В-третьих, анализ результатов исследования убедительно показывает, что в доминирующем дискурсе мигранты воспринимаются как своего рода необходимый, но побочный трудовой ресурс. Предложенная респондентам модель создания системы центров поддержки и обучения мигрантов показывает, что, несмотря на свою востребованность, в определенной части она будет способствовать не столько интеграции, сколько сепарации.
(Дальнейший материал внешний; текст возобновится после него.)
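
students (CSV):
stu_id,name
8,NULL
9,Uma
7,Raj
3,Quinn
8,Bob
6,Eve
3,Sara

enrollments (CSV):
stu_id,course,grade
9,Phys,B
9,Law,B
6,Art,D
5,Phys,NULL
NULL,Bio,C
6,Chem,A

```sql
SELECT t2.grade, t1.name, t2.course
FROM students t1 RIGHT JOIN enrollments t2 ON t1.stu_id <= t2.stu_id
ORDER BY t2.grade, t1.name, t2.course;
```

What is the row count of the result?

23

RIGHT JOIN keeps every row from `enrollments`; unmatched rows get NULL for `students`'s columns.
Matching on t1.stu_id <= t2.stu_id. A NULL in a compared column never satisfies the condition.
Matched pairs: 22; unmatched t2 rows kept: 1.
Total: 22 matched + 1 padded = 23 rows.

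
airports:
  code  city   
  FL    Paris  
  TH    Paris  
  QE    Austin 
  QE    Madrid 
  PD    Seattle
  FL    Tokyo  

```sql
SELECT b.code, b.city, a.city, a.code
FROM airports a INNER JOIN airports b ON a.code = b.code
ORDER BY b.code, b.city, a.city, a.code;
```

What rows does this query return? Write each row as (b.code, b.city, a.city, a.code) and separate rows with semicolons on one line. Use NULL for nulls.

(FL, Paris, Paris, FL); (FL, Paris, Tokyo, FL); (FL, Tokyo, Paris, FL); (FL, Tokyo, Tokyo, FL); (PD, Seattle, Seattle, PD); (QE, Austin, Austin, QE); (QE, Austin, Madrid, QE); (QE, Madrid, Austin, QE); (QE, Madrid, Madrid, QE); (TH, Paris, Paris, TH)

INNER JOIN keeps only pairs where the ON condition holds.
Matching on a.code = b.code.
Matched pairs: 10.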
В-четвертых, появление мигрантов в частично приватной сфере (больницы, школы) вызывает у основной части населения фобии и последующие за этим механизмы их канализации (дистанцирование, стремление к минимизации контактов, отторжение). В этих условиях наиболее приемлемым вариантом видится использование имеющихся наиболее эффективных инструментов этнокультурной политики (например, СМИ) на уровне локального сообщества и региона, которые позволили бы расширить интеграционный потенциал местных жителей за счет расширения представлений плюсов культурного, этнического и лингвистического разнообразия.
Библиографический список
1. Концепция государственной миграционной политики Российской Федерации на период до 2025 года. URL: http://www.fms.gov.ru/upload/iblock/07c/kgmp.pdf
2. Об утверждении «Концепции федеральной целевой программы "Укрепление единства российской нации и этнокультурное развитие народов России"»: распоряжение Правительства РФ от 22 июля 2013 г. № 1292-р. URL: http://govemment.ru/media/files/41d47c4fD588b3037601.pdf
3. Мокин К.С., Барышная Н.А. Этнополитическое исследование: концепции, методология, практика. Саратов, 2009.